The website for the cult is also still working and looks just like it did decades ago.
In March 1997, 39 members of the cult Heaven’s Gate were found dead in their beds in a mansion in Rancho Santa Fe, near San Diego in California. The 18 men and 21 women were all dressed in identical black clothing and sneakers and were covered with purple sheets.
At the time it was the largest mass suicide in the country's history and shook America to its core and led to curiosity about what was Heaven’s Gate.
Opening the Gate
Marshall Applewhite, who founded Heaven’s Gate in 1974 and went by the name “Do,” brainwashed his followers into believing that the world was going to end in 1997 and the only chance to “survive” would be to follow his instructions.
It emerged that Applewhite was able to talk his followers into consuming a vodka that was combined with either chocolate pudding or apple sauce and then laced with barbiturates. Some also had plastic bags pulled over their heads when the scene in Rancho Santa Fe was discovered.
Applewhite told them the comet Hale-Bopp was being trailed by an alien spacecraft and, if they died, they could board it. He said that after their deaths, they would be transported to a new level of existence.
“Your only chance to survive or to evacuate is to leave with us,” Applewhite told his followers and others in a video leading up to the mass suicide.
Reporters were stunned when they gained access to the mansion following the mass suicide. They found blood stains and splatters across some of the rooms.
The ages of those who perished ranged from 26 to 72.
The bunks and shrouds discovered at the mansion are now on display at the Museum of Death in Hollywood, Calif. Mannequins wear the actual clothes taken from some of the bodies.
Closing the Gate
A year after the grim discovery, the mother of one of the victim’s spoke to Inside Edition about how her son fell into the group’s web.
Nancie Brown, whose son, David Moore, was found in the macabre mansion, spoke to Inside Edition on the one-year anniversary of the Heaven’s Gate unearthing.
“It was probably the worst day of my life,” she said to Inside Edition in 1998 of finding out that David was gone.
David Moore was a member of the group for 20 years. His mom says that over the years she only saw him twice but always kept her door open for him to return.
“It is sad that when Heaven’s Gate closed, it closed and I felt that it left me and the other families behind and we will never see them again,” Brown said.
Before the news broke of the grim scene, the area was discovered by both Heaven's Gate members and civilians who were supposed to be at the house that day.
Rio DiAngelo, a Heaven’s Gate member who survived the ordeal of the group, discovered the bodies and called 911.

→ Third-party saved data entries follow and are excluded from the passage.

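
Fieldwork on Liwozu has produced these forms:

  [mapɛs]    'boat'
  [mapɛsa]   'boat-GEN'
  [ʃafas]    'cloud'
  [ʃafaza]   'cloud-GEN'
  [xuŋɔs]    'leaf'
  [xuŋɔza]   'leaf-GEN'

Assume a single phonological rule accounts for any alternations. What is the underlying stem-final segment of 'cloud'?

The root 'cloud' surfaces as [ʃafas] and [ʃafaza], with a stem-final [s] ~ [z] alternation.
Compare 'boat', with invariant [s] in [mapɛs] and [mapɛsa]: an analysis with underlying /s/ and a rule producing [z] before the GEN suffix would wrongly predict alternation here too.
So /z/ is underlying, and a rule of word-final obstruent devoicing — voiced obstruents become voiceless word-finally — gives [s].

/z/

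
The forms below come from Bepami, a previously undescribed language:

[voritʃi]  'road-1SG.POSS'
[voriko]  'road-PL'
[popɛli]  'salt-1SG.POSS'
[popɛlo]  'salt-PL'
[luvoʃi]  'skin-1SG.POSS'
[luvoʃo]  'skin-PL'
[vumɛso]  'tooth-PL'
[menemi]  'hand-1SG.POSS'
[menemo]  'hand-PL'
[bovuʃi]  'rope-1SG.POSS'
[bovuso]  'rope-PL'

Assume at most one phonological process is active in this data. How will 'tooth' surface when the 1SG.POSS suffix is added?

[vumɛʃi]

In [bovuʃi] and [bovuso] the final segment of 'rope' alternates: [ʃ] ~ [s].
The stem 'skin' ([luvoʃi], [luvoʃo]) shows [ʃ] unchanged in both environments, so [ʃ] cannot be basic with [s] derived before the PL suffix.
So /s/ is underlying, and a rule of palatalization before a front vowel — /k/ and /s/ become palato-alveolar [tʃ] and [ʃ] before a front vowel — gives [ʃ].
From [vumɛso] the stem 'tooth' is /vumɛs/; before a front vowel this yields [vumɛʃi].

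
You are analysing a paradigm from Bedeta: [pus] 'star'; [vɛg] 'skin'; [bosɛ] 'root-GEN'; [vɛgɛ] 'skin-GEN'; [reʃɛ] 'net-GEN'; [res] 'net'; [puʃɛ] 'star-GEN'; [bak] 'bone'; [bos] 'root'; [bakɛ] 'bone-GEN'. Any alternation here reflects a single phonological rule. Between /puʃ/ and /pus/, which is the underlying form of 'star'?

/puʃ/

'star' shows [ʃ] ~ [s] at the end of the stem ([puʃɛ] vs [pus]).
If /s/ were underlying and a rule turned it into [ʃ] before the GEN suffix, 'root' would also alternate; but it has [s] in both [bosɛ] and [bos].
Therefore /ʃ/ is basic and [s] is derived by depalatalization (palato-alveolar /ʃ/ becomes [s] when no front vowel follows).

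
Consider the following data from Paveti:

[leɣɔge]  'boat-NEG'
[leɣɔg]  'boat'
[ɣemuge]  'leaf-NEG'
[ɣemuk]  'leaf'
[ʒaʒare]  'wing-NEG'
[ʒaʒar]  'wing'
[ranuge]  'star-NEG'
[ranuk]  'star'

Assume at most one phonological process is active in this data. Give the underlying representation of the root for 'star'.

/ranuk/

The stem for 'star' ends in [g] in [ranuge] but [k] in [ranuk].
Compare 'boat', with invariant [g] in [leɣɔge] and [leɣɔg]: an analysis with underlying /g/ and a rule producing [k] in isolation would wrongly predict alternation here too.
The alternation reflects intervocalic voicing: voiceless stops become voiced between vowels. /k/ is underlying.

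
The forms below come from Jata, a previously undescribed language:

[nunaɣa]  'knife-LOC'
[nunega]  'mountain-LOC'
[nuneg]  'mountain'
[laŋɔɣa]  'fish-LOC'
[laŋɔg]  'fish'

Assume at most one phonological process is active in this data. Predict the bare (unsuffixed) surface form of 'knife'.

The root 'fish' surfaces as [laŋɔɣa] and [laŋɔg], with a stem-final [ɣ] ~ [g] alternation.
But 'mountain' keeps [g] in both environments ([nunega], [nuneg]), so there is no rule changing /g/ to [ɣ] before the LOC suffix.
Therefore /ɣ/ is basic and [g] is derived by word-final hardening (voiced fricatives become stops word-finally).
From [nunaɣa] the stem 'knife' is /nunaɣ/; word-finally this yields [nunag].

[nunag]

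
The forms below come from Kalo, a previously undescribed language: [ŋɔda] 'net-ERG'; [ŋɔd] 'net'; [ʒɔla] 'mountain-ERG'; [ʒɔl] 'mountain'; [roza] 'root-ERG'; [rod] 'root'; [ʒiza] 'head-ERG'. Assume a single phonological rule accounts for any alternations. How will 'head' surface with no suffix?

The root 'root' surfaces as [roza] and [rod], with a stem-final [z] ~ [d] alternation.
Compare 'net', with invariant [d] in [ŋɔda] and [ŋɔd]: an analysis with underlying /d/ and a rule producing [z] before the ERG suffix would wrongly predict alternation here too.
So /z/ is underlying, and a rule of word-final hardening — voiced fricatives become stops word-finally — gives [d].
The one attested form of 'head', [ʒiza], shows underlying /ʒiz/. Applying the same rule word-finally gives [ʒid].

[ʒid]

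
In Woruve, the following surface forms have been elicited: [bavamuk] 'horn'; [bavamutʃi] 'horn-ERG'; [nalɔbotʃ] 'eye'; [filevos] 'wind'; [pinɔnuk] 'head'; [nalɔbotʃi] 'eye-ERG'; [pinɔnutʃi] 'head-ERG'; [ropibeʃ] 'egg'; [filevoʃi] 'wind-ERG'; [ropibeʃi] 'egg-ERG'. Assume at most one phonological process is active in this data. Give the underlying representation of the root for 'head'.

The root 'head' surfaces as [pinɔnutʃi] and [pinɔnuk], with a stem-final [tʃ] ~ [k] alternation.
If /tʃ/ were underlying and a rule turned it into [k] in isolation, 'eye' would also alternate; but it has [tʃ] in both [nalɔbotʃi] and [nalɔbotʃ].
The underlying segment must be /k/; /k/ and /s/ become palato-alveolar [tʃ] and [ʃ] before a front vowel, yielding [tʃ] there.
So 'head' = /pinɔnuk/.

/pinɔnuk/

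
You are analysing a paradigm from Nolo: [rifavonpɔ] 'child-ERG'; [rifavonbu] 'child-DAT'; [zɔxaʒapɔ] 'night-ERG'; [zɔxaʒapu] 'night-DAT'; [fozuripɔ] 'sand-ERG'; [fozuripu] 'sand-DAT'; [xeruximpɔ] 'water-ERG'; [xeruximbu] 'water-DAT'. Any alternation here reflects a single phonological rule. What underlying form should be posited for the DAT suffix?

/-bu/

The DAT suffix surfaces as [-bu] and [-pu], depending on the final segment of the stem.
By contrast the ERG suffix keeps its initial [p] throughout — that segment must be underlying.
So the underlying form is /-bu/, and voiced stops become voiceless after a vowel.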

In a strange twist, on the morning of the mortuary discovered at that mansion, Lawrence Jimenez was supposed to clean the pool but said he sensed danger and turned back at the gate. He told Inside Edition in 1998 he would never return to the home.
What Remains
In 2017, during the 20th anniversary of the discovery, a man who identified himself as a former cult member named Sawyer told Inside Edition that he spent 18 years with Heaven's Gate and reached the rank of "overseer" before leaving in 1994.

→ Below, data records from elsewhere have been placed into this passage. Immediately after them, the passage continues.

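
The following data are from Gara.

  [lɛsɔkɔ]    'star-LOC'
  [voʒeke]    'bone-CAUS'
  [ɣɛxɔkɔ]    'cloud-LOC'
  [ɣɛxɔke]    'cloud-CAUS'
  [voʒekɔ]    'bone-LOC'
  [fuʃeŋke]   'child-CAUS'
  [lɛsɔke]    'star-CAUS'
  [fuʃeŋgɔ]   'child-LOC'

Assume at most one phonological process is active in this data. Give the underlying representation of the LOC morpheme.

/-gɔ/

The LOC morpheme has two allomorphs, [-gɔ] and [-kɔ].
The CAUS suffix, which begins with [k], is invariant after every stem; so [k] is not altered by any rule here.
The LOC suffix is therefore /-gɔ/ underlyingly, with post-vocalic devoicing: voiced stops become voiceless after a vowel.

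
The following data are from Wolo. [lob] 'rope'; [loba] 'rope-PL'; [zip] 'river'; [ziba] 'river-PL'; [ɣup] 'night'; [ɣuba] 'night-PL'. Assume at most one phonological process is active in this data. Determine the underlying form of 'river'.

In [zip] and [ziba] the final segment of 'river' alternates: [p] ~ [b].
The stem 'rope' ([lob], [loba]) shows [b] unchanged in both environments, so [b] cannot be basic with [p] derived in isolation.
The underlying segment must be /p/; voiceless stops become voiced between vowels, yielding [b] there.

/zip/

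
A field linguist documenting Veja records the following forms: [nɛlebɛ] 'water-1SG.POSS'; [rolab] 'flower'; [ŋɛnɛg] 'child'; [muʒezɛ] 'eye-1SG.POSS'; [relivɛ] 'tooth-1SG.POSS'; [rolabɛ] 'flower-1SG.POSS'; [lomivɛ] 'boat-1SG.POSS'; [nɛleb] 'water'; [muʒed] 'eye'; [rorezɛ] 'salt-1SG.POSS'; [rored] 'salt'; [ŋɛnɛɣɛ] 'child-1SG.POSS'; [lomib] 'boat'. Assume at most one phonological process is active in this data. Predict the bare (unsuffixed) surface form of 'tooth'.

[relib]

In [lomib] and [lomivɛ] the final segment of 'boat' alternates: [b] ~ [v].
The stem 'water' ([nɛleb], [nɛlebɛ]) shows [b] unchanged in both environments, so [b] cannot be basic with [v] derived before the 1SG.POSS suffix.
Therefore /v/ is basic and [b] is derived by word-final hardening (voiced fricatives become stops word-finally).
The one attested form of 'tooth', [relivɛ], shows underlying /reliv/. Applying the same rule word-finally gives [relib].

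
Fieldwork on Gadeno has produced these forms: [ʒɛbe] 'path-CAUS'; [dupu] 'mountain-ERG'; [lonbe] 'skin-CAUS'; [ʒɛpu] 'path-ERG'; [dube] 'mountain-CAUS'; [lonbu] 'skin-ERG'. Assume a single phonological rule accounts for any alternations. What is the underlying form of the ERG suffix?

The ERG suffix surfaces as [-bu] and [-pu], depending on the final segment of the stem.
The CAUS suffix, which begins with [b], is invariant after every stem; so [b] is not altered by any rule here.
So the underlying form is /-pu/, and voiceless stops become voiced after a nasal.

/-pu/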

Sawyer, who declined to reveal his last name, recalled his conversations with the leader of the cult, Marshall Applewhite.
“He said that there wasn't a day that went by that he didn't think of himself as insane,” Sawyer said of Applewhite, who was known by his fellow followers as "Do."
For Nancie Brown, the final moments of her son’s life haunt her.
“Did he go happy, joyful in his last conscious thought, or was there a flicker of, ‘Oh no, maybe I should not have done that?’” she asked.
The website for the cult remains online. It appears as it did decades ago.